Un caro saluto a tutti e in particolare a Rosella.
Renato
grazie
Ro
Cara Rosella, effettivamente a volte può essere sconfortante parlare e non trovare un’eco di risposta, ma credo che dovremmo anche interpretare meglio certi silenzi.
Ormai sappiamo tutti che il rapporto tra chi scrive (Redattore), chi commenta, e chi legge in un blog è più o meno 1/10/100.
Per cui se 10 persone commentano, ce ne sono almeno altre 90 che leggono senza intervenire.
Nel nostro caso io penso che il rapporto sia anche maggiore, dato il numero crescente di visite che riscontriamo ogni giorno.
Molte persone amano leggere più che scrivere.
Altre si vergognano, ritengono di non essere all’altezza.
Poi c’è la mancanza di tempo: dovrei approfondire prima di scrivere…
E perché no? la solita nostra pigrizia, inerzia, passività…
C’è poi la particolarità dei nostri temi, spesso davvero profondi, davvero complessi. Temi che invitano al silenzio, al raccoglimento, al lavoro interiore. Temi che non sollecitano quella aggressività bellica che è spesso la vera molla di tanti commenti in tantissimi blog….

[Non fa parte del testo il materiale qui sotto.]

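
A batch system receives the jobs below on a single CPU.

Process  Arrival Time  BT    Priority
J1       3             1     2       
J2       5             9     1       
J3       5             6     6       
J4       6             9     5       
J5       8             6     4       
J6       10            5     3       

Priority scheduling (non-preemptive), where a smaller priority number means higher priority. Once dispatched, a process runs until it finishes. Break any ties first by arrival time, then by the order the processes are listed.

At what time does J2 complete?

Schedule: | idle 0-3 | J1 3-4 | idle 4-5 | J2 5-14 | J6 14-19 | J5 19-25 | J4 25-34 | J3 34-40 |
Completion: J1=4  J2=14  J3=40  J4=34  J5=25  J6=19
Turnaround (C−A): J1=1  J2=9  J3=35  J4=28  J5=17  J6=9

14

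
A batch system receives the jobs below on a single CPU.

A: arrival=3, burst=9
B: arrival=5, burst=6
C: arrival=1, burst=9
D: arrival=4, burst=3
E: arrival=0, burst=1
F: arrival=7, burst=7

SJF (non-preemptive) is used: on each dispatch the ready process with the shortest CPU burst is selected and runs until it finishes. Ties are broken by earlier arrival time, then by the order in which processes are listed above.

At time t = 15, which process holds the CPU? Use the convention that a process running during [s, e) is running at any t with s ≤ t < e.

B

Timeline: | E 0-1 | C 1-10 | D 10-13 | B 13-19 | F 19-26 | A 26-35 |
Completion: A=35  B=19  C=10  D=13  E=1  F=26
Turnaround (C−A): A=32  B=14  C=9  D=9  E=1  F=19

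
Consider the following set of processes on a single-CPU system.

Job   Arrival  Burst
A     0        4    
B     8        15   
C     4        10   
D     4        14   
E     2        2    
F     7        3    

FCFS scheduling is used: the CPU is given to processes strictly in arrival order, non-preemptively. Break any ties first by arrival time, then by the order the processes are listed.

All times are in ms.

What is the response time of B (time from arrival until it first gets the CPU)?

Gantt: | A 0-4 | E 4-6 | C 6-16 | D 16-30 | F 30-33 | B 33-48 |
Completion: A=4  B=48  C=16  D=30  E=6  F=33
Response(B) = first start − arrival = 33 − 8 = 25

25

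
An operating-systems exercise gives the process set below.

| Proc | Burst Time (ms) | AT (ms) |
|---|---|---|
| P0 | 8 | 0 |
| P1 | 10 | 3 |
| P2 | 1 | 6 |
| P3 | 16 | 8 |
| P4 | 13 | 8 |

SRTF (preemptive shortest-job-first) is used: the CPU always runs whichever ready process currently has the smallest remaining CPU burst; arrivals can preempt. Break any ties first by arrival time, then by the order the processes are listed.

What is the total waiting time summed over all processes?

42

Gantt: | P0 0-6 | P2 6-7 | P0 7-9 | P1 9-19 | P4 19-32 | P3 32-48 |
Completion: P0=9  P1=19  P2=7  P3=48  P4=32
Turnaround (C−A): P0=9  P1=16  P2=1  P3=40  P4=24
Waiting = turnaround − burst: P0=1, P1=6, P2=0, P3=24, P4=11
Total waiting = 1 + 6 + 0 + 24 + 11 = 42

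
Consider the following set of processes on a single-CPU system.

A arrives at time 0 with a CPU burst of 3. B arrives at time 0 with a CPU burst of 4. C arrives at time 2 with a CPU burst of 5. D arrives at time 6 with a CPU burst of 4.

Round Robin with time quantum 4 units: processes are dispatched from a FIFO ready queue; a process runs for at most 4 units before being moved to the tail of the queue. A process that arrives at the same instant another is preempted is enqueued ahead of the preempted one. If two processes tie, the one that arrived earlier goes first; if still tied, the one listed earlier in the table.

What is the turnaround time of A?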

E’ l’io polemico infatti che battibecca animosa-mente….ma noi lavoriamo proprio per scioglierlo questo loquace ciarliero…e allora siamo più silenziosi….
Cionondimeno mi permetto di sollecitare le nostre amiche e i nostri amici ad essere un po’ più attivi, più presenti, se vogliono, in quanto la comunicazione, anche quella telematica, è in fondo una forma di amore, se non è più una forma di guerra di opinioni.
Marco Guzzi
mh…mh…mh… …ma SI’! và…!!!
per gentil concessione di quell’onnipotente tutù rosa, che piroettando s’è trovato rovinosamente a terra tutto sgualcito. Infondo in fondo(… in fondo al nostro personalissimo pozzo) tutti volgiam lo sguardo alla luce che fionda dall’alto e porgiam orecchio all’altrui voce.
A tutti i nostri, silenziosissimi amici
un tenero “magnanimo” abbraccio.
Resto in attesa, intendiamoci, di pane fresco e vini novelli.